AGENCE FRANCE-PRESSE

Sur le New York Mercantile Exchange (Nymex), le baril de «light sweet crude» pour livraison en novembre a terminé à 80,51$ US, en chute de 5,41$ US (6,3%) par rapport à la veille.

Les cours sont tombés au pire de la séance à 79,66$ US, leur plus bas niveau depuis plus d'un mois sur le marché new-yorkais.

À Londres, sur l'IntercontinentalExchange, le baril de Brent de la mer du Nord à échéance identique a lâché 4,87$ US à 105,49$ US.

«Le marché a été très déçu du communiqué de politique monétaire de la Fed», a résumé Tom Bentz, de BNP Paribas.

Le marché pétrolier a suivi les places boursières, en pleine déprime au lendemain de la réunion de la Fed. L'institution a annoncé de nouvelles mesures de soutien à l'économie, visant à faire baisser les taux d'intérêt à long terme.

Mais le dispositif de la banque centrale ne revient à aucune nouvelle injection de liquidités sur les marchés et les analystes ont affiché un certain scepticisme quant à son efficacité.

Et «le communiqué a déprimé le marché, en relevant les risques significatifs qui pèsent sur l'économie», ont relevé les analystes de Commerzbank.

La Fed a qualifié la reprise économique de «lente» et souligné les «risques importants» qui la menacent.

Ces déclarations, en plus de faire dégringoler les indices boursiers, «ont renforcé le dollar, ce qui va en général avec une baisse des prix du pétrole et de l'or», a observé Adam Sieminski, de la Deutsche Bank.

Tout renchérissement du billet vert, au plus haut depuis janvier jeudi face à l'euro, rend ces matières premières moins attractives pour les investisseurs munis d'autres devises.

«La conjonction des inquiétudes concernant la croissance économique et la demande (de pétrole, NDLR) et de raffermissement du dollar ont contribué à la baisse des cours», a ajouté l'analyste.
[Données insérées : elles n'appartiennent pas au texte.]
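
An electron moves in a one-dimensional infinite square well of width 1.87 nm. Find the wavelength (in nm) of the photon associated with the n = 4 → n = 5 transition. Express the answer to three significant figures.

E_1 = h²/(8m_eL²) = 1.723×10^-20 J, so ΔE = (5² − 4²)E_1 = 1.551×10^-19 J.
λ = hc/ΔE = (6.626×10^-34·2.998×10^8)/1.551×10^-19 = 1.28×10^-6 m = 1.28×10^3 nm.

λ = 1.28×10^3 nm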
«Beaucoup d'indicateurs économiques sont très décevants, et c'est le cas depuis un moment, pas seulement aujourd'hui. Les marchés boursiers et des matières premières intègrent l'idée d'une récession», a-t-il poursuivi.

Les cours des matières premières, notamment de l'énergie et des métaux, ont été plombés par un indicateur décevant en Chine, où l'activité manufacturière s'est de nouveau contractée en septembre selon l'indice PMI de la banque HSBC.

Aux États-Unis, les statistiques du jour n'ont pas rassuré. Les inscriptions au chômage sont reparties à la baisse la semaine dernière, mais moins qu'espéré. L'indice composite du Conference Board a par ailleurs ralenti sa hausse (+0,3%) en août, ce qui témoigne d'une augmentation du risque de rechute de l'activité.

Dans ce contexte agité, les analystes de Goldman Sachs ont révisé en nette baisse leur prévision de cours du brut à trois mois à New York, à 97,50$ US le baril contre une estimation précédente à 115$ US.

Côté offre, en Libye, le président de la commission de l'économie, des finances et du pétrole du CNT, Moustapha El Houni, a indiqué que la production d'or noir reprendrait dans les très prochains jours.

«Mais l'exportation prendra plus de temps», a-t-il indiqué lors d'un entretien avec l'AFP, en ajoutant qu'«atteindre la production normale de la Libye de 1,6 million de barils par jour est encore loin.»